Цыганская любовь короткая, быстрая. Отлюбил, ополоснулся, кочуй себе дальше!
Так и с Евстигнеюшкой.
Наутро обнаружил он себя далече от трактира, в бедном, наполовину обрушенном деревянном домишке. Там ни о каких цыганах слыхом не слыхивали и в глаза их не видывали. Пропал и друг Стягин, видно опять за Волгу подался, али того хуже — в киргиз-кайсацкую степь: чумную, опасную...

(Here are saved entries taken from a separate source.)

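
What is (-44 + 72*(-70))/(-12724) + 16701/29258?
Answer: 90312799/93069698 ≈ 0.97038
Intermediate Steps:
(-44 + 72*(-70))/(-12724) + 16701/29258 = (-44 - 5040)*(-1/12724) + 16701*(1/29258) = -5084*(-1/12724) + 16701/29258 = 1271/3181 + 16701/29258 = 90312799/93069698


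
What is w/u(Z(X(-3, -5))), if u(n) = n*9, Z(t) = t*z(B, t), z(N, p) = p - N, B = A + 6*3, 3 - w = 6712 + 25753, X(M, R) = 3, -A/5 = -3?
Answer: 16231/405 ≈ 40.077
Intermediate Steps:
A = 15 (A = -5*(-3) = 15)
w = -32462 (w = 3 - (6712 + 25753) = 3 - 1*32465 = 3 - 32465 = -32462)
B = 33 (B = 15 + 6*3 = 15 + 18 = 33)
Z(t) = t*(-33 + t) (Z(t) = t*(t - 1*33) = t*(t - 33) = t*(-33 + t))
u(n) = 9*n
w/u(Z(X(-3, -5))) = -32462*1/(27*(-33 + 3)) = -32462/(9*(3*(-30))) = -32462/(9*(-90)) = -32462/(-810) = -32462*(-1/810) = 16231/405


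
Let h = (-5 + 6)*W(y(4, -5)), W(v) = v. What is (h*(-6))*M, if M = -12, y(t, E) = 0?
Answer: 0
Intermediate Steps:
h = 0 (h = (-5 + 6)*0 = 1*0 = 0)
(h*(-6))*M = (0*(-6))*(-12) = 0*(-12) = 0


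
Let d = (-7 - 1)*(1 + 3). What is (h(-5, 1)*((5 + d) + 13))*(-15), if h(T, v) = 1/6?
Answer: 35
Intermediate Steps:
h(T, v) = ⅙
d = -32 (d = -8*4 = -32)
(h(-5, 1)*((5 + d) + 13))*(-15) = (((5 - 32) + 13)/6)*(-15) = ((-27 + 13)/6)*(-15) = ((⅙)*(-14))*(-15) = -7/3*(-15) = 35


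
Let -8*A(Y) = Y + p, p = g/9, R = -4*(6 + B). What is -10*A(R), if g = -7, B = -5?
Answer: -215/36 ≈ -5.9722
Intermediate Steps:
R = -4 (R = -4*(6 - 5) = -4*1 = -4)
p = -7/9 ≈ -0.77778
A(Y) = 7/72 - Y/8 (A(Y) = -(Y - 7/9)/8 = -(-7/9 + Y)/8 = 7/72 - Y/8)
-10*A(R) = -10*(7/72 - ⅛*(-4)) = -10*(7/72 + ½) = -10*43/72 = -215/36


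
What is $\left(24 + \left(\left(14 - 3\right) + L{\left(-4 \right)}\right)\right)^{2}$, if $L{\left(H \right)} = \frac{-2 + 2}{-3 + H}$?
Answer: $1225$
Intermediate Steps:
$L{\left(H \right)} = 0$ ($L{\left(H \right)} = \frac{0}{-3 + H} = 0$)
$\left(24 + \left(\left(14 - 3\right) + L{\left(-4 \right)}\right)\right)^{2} = \left(24 + \left(\left(14 - 3\right) + 0\right)\right)^{2} = \left(24 + \left(11 + 0\right)\right)^{2} = \left(24 + 11\right)^{2} = 35^{2} = 1225$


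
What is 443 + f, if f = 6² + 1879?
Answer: 2358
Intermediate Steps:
f = 1915 (f = 36 + 1879 = 1915)
443 + f = 443 + 1915 = 2358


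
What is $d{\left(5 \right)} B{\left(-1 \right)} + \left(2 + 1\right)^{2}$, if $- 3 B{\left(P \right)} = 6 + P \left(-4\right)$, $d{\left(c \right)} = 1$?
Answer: $\frac{17}{3} \approx 5.6667$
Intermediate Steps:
$B{\left(P \right)} = -2 + \frac{4 P}{3}$ ($B{\left(P \right)} = - \frac{6 + P \left(-4\right)}{3} = - \frac{6 - 4 P}{3} = -2 + \frac{4 P}{3}$)
$d{\left(5 \right)} B{\left(-1 \right)} + \left(2 + 1\right)^{2} = 1 \left(-2 + \frac{4}{3} \left(-1\right)\right) + \left(2 + 1\right)^{2} = 1 \left(-2 - \frac{4}{3}\right) + 3^{2} = 1 \left(- \frac{10}{3}\right) + 9 = - \frac{10}{3} + 9 = \frac{17}{3}$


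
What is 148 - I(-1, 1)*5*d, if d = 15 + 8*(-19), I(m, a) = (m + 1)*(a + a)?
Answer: 148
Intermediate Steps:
I(m, a) = 2*a*(1 + m) (I(m, a) = (1 + m)*(2*a) = 2*a*(1 + m))
d = -137 (d = 15 - 152 = -137)
148 - I(-1, 1)*5*d = 148 - (2*1*(1 - 1))*5*(-137) = 148 - (2*1*0)*5*(-137) = 148 - 0*5*(-137) = 148 - 0*(-137) = 148 - 1*0 = 148 + 0 = 148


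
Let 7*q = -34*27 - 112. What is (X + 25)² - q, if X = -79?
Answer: 21442/7 ≈ 3063.1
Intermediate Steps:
q = -1030/7 (q = (-34*27 - 112)/7 = (-918 - 112)/7 = (⅐)*(-1030) = -1030/7 ≈ -147.14)
(X + 25)² - q = (-79 + 25)² - 1*(-1030/7) = (-54)² + 1030/7 = 2916 + 1030/7 = 21442/7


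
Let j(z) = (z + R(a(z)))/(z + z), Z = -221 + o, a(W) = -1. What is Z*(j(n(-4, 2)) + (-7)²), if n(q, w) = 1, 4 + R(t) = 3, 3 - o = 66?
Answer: -13916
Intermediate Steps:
o = -63 (o = 3 - 1*66 = 3 - 66 = -63)
R(t) = -1 (R(t) = -4 + 3 = -1)
Z = -284 (Z = -221 - 63 = -284)
j(z) = (-1 + z)/(2*z) (j(z) = (z - 1)/(z + z) = (-1 + z)/((2*z)) = (-1 + z)*(1/(2*z)) = (-1 + z)/(2*z))
Z*(j(n(-4, 2)) + (-7)²) = -284*((½)*(-1 + 1)/1 + (-7)²) = -284*((½)*1*0 + 49) = -284*(0 + 49) = -284*49 = -13916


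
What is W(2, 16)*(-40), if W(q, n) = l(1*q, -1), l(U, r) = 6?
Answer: -240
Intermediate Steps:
W(q, n) = 6
W(2, 16)*(-40) = 6*(-40) = -240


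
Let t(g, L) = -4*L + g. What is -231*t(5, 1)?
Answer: -231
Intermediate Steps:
t(g, L) = g - 4*L
-231*t(5, 1) = -231*(5 - 4*1) = -231*(5 - 4) = -231*1 = -231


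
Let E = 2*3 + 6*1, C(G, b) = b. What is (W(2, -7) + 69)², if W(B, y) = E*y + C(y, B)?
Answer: 169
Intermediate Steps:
E = 12 (E = 6 + 6 = 12)
W(B, y) = B + 12*y (W(B, y) = 12*y + B = B + 12*y)
(W(2, -7) + 69)² = ((2 + 12*(-7)) + 69)² = ((2 - 84) + 69)² = (-82 + 69)² = (-13)² = 169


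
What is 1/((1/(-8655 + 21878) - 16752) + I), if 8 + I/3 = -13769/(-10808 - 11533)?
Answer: -98471681/1651778845522 ≈ -5.9616e-5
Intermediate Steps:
I = -164959/7447 (I = -24 + 3*(-13769/(-10808 - 11533)) = -24 + 3*(-13769/(-22341)) = -24 + 3*(-13769*(-1/22341)) = -24 + 3*(13769/22341) = -24 + 13769/7447 = -164959/7447 ≈ -22.151)
1/((1/(-8655 + 21878) - 16752) + I) = 1/((1/(-8655 + 21878) - 16752) - 164959/7447) = 1/((1/13223 - 16752) - 164959/7447) = 1/(-221511695/13223 - 164959/7447) = 1/(-1651778845522/98471681) = -98471681/1651778845522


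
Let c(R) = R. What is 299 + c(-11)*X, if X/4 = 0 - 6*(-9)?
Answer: -2077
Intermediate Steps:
X = 216 (X = 4*(0 - 6*(-9)) = 4*(0 + 54) = 4*54 = 216)
299 + c(-11)*X = 299 - 11*216 = 299 - 2376 = -2077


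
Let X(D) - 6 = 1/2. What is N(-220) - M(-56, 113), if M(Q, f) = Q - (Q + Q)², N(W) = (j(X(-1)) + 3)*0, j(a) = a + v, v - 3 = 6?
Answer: 12600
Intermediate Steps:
v = 9 (v = 3 + 6 = 9)
X(D) = 13/2 (X(D) = 6 + 1/2 = 6 + 1*(½) = 6 + ½ = 13/2)
j(a) = 9 + a (j(a) = a + 9 = 9 + a)
N(W) = 0 (N(W) = ((9 + 13/2) + 3)*0 = (31/2 + 3)*0 = (37/2)*0 = 0)
M(Q, f) = Q - 4*Q² (M(Q, f) = Q - (2*Q)² = Q - 4*Q²)
N(-220) - M(-56, 113) = 0 - (-56)*(1 - 4*(-56)) = 0 - (-56)*(1 + 224) = 0 - (-56)*225 = 0 - 1*(-12600) = 0 + 12600 = 12600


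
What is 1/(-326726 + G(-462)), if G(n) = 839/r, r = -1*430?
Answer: -430/140493019 ≈ -3.0606e-6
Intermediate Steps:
r = -430
G(n) = -839/430 (G(n) = 839/(-430) = 839*(-1/430) = -839/430)
1/(-326726 + G(-462)) = 1/(-326726 - 839/430) = 1/(-140493019/430) = -430/140493019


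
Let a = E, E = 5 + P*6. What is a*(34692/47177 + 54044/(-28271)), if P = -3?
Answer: 1568856256/102595459 ≈ 15.292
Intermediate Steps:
E = -13 (E = 5 - 3*6 = 5 - 18 = -13)
a = -13
a*(34692/47177 + 54044/(-28271)) = -13*(34692/47177 + 54044/(-28271)) = -13*(34692*(1/47177) + 54044*(-1/28271)) = -13*(34692/47177 - 54044/28271) = -13*(-1568856256/1333740967) = 1568856256/102595459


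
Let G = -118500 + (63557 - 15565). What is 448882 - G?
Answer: 519390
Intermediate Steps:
G = -70508 (G = -118500 + 47992 = -70508)
448882 - G = 448882 - 1*(-70508) = 448882 + 70508 = 519390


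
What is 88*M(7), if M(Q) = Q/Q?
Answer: 88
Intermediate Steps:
M(Q) = 1
88*M(7) = 88*1 = 88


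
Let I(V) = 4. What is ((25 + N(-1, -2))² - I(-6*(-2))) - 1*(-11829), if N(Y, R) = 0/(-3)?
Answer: 12450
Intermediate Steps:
N(Y, R) = 0 (N(Y, R) = 0*(-⅓) = 0)
((25 + N(-1, -2))² - I(-6*(-2))) - 1*(-11829) = ((25 + 0)² - 1*4) - 1*(-11829) = (25² - 4) + 11829 = (625 - 4) + 11829 = 621 + 11829 = 12450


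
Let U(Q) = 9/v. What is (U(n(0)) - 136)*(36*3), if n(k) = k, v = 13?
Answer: -189972/13 ≈ -14613.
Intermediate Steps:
U(Q) = 9/13
(U(n(0)) - 136)*(36*3) = (9/13 - 136)*(36*3) = -1759/13*108 = -189972/13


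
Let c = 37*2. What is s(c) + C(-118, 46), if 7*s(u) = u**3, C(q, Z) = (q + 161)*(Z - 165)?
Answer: 369405/7 ≈ 52772.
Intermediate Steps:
C(q, Z) = (-165 + Z)*(161 + q) (C(q, Z) = (161 + q)*(-165 + Z) = (-165 + Z)*(161 + q))
c = 74
s(u) = u**3/7
s(c) + C(-118, 46) = (1/7)*74**3 + (-26565 - 165*(-118) + 161*46 + 46*(-118)) = (1/7)*405224 + (-26565 + 19470 + 7406 - 5428) = 405224/7 - 5117 = 369405/7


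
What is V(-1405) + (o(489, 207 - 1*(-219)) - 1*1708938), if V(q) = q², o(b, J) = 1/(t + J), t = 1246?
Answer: 443225465/1672 ≈ 2.6509e+5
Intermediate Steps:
o(b, J) = 1/(1246 + J)
V(-1405) + (o(489, 207 - 1*(-219)) - 1*1708938) = (-1405)² + (1/(1246 + (207 - 1*(-219))) - 1*1708938) = 1974025 + (1/(1246 + (207 + 219)) - 1708938) = 1974025 + (1/(1246 + 426) - 1708938) = 1974025 + (1/1672 - 1708938) = 1974025 - 2857344335/1672 = 443225465/1672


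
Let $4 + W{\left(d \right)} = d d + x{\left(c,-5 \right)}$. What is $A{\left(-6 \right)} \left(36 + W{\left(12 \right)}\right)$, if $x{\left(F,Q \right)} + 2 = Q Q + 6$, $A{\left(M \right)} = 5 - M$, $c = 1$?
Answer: $2255$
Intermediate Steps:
$x{\left(F,Q \right)} = 4 + Q^{2}$ ($x{\left(F,Q \right)} = -2 + \left(Q Q + 6\right) = -2 + \left(Q^{2} + 6\right) = -2 + \left(6 + Q^{2}\right) = 4 + Q^{2}$)
$W{\left(d \right)} = 25 + d^{2}$ ($W{\left(d \right)} = -4 + \left(d d + \left(4 + \left(-5\right)^{2}\right)\right) = -4 + \left(d^{2} + \left(4 + 25\right)\right) = -4 + \left(d^{2} + 29\right) = -4 + \left(29 + d^{2}\right) = 25 + d^{2}$)
$A{\left(-6 \right)} \left(36 + W{\left(12 \right)}\right) = \left(5 - -6\right) \left(36 + \left(25 + 12^{2}\right)\right) = \left(5 + 6\right) \left(36 + \left(25 + 144\right)\right) = 11 \left(36 + 169\right) = 11 \cdot 205 = 2255$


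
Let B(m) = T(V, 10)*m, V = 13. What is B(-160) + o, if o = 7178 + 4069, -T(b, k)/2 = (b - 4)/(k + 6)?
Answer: 11427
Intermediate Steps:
T(b, k) = -2*(-4 + b)/(6 + k) (T(b, k) = -2*(b - 4)/(k + 6) = -2*(-4 + b)/(6 + k))
o = 11247
B(m) = -9*m/8 (B(m) = (2*(4 - 1*13)/(6 + 10))*m = (2*(4 - 13)/16)*m = (2*(1/16)*(-9))*m = -9*m/8)
B(-160) + o = -9/8*(-160) + 11247 = 180 + 11247 = 11427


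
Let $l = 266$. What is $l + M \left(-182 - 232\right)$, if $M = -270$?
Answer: $112046$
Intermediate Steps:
$l + M \left(-182 - 232\right) = 266 - 270 \left(-182 - 232\right) = 266 - -111780 = 266 + 111780 = 112046$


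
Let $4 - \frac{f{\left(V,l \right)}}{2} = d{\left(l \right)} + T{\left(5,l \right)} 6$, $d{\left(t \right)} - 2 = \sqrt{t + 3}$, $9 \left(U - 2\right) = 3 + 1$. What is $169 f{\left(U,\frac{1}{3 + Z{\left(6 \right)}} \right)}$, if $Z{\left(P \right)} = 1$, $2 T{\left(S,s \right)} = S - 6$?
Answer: $1690 - 169 \sqrt{13} \approx 1080.7$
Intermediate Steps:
$U = \frac{22}{9}$ ($U = 2 + \frac{3 + 1}{9} = 2 + \frac{1}{9} \cdot 4 = 2 + \frac{4}{9} = \frac{22}{9} \approx 2.4444$)
$T{\left(S,s \right)} = -3 + \frac{S}{2}$ ($T{\left(S,s \right)} = \frac{S - 6}{2} = \frac{-6 + S}{2} = -3 + \frac{S}{2}$)
$d{\left(t \right)} = 2 + \sqrt{3 + t}$ ($d{\left(t \right)} = 2 + \sqrt{t + 3} = 2 + \sqrt{3 + t}$)
$f{\left(V,l \right)} = 10 - 2 \sqrt{3 + l}$ ($f{\left(V,l \right)} = 8 - 2 \left(\left(2 + \sqrt{3 + l}\right) + \left(-3 + \frac{1}{2} \cdot 5\right) 6\right) = 8 - 2 \left(\left(2 + \sqrt{3 + l}\right) + \left(-3 + \frac{5}{2}\right) 6\right) = 8 - 2 \left(\left(2 + \sqrt{3 + l}\right) - 3\right) = 8 - 2 \left(-1 + \sqrt{3 + l}\right) = 8 - \left(-2 + 2 \sqrt{3 + l}\right) = 10 - 2 \sqrt{3 + l}$)
$169 f{\left(U,\frac{1}{3 + Z{\left(6 \right)}} \right)} = 169 \left(10 - 2 \sqrt{3 + \frac{1}{3 + 1}}\right) = 169 \left(10 - 2 \sqrt{3 + \frac{1}{4}}\right) = 169 \left(10 - 2 \sqrt{\frac{13}{4}}\right) = 169 \left(10 - 2 \frac{\sqrt{13}}{2}\right) = 169 \left(10 - \sqrt{13}\right) = 1690 - 169 \sqrt{13}$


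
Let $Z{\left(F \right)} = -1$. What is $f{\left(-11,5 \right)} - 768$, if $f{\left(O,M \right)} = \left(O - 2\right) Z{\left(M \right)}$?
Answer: $-755$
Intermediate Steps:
$f{\left(O,M \right)} = 2 - O$ ($f{\left(O,M \right)} = \left(O - 2\right) \left(-1\right) = \left(-2 + O\right) \left(-1\right) = 2 - O$)
$f{\left(-11,5 \right)} - 768 = \left(2 - -11\right) - 768 = \left(2 + 11\right) - 768 = 13 - 768 = -755$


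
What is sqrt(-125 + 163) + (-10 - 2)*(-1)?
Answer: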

Вместе со Стягиным пропали и все Евстигнеевы денежки: семь с полтиною рублей да золотой венецианский цехин, носимый на счастье в нагрудном мешочке, чуть пониже креста.
Ночная гульба имела и иные неприятные последствия.
Явившись на другой день по вчерашнему господина Храповицкого вызову — получил он резкий выговор. Да не от самого Храповицкого, от его лакея!
Впрочем, пакет был тоже получен.
От выговора Фомина стошнило. Пакет захотелось бросить в воду.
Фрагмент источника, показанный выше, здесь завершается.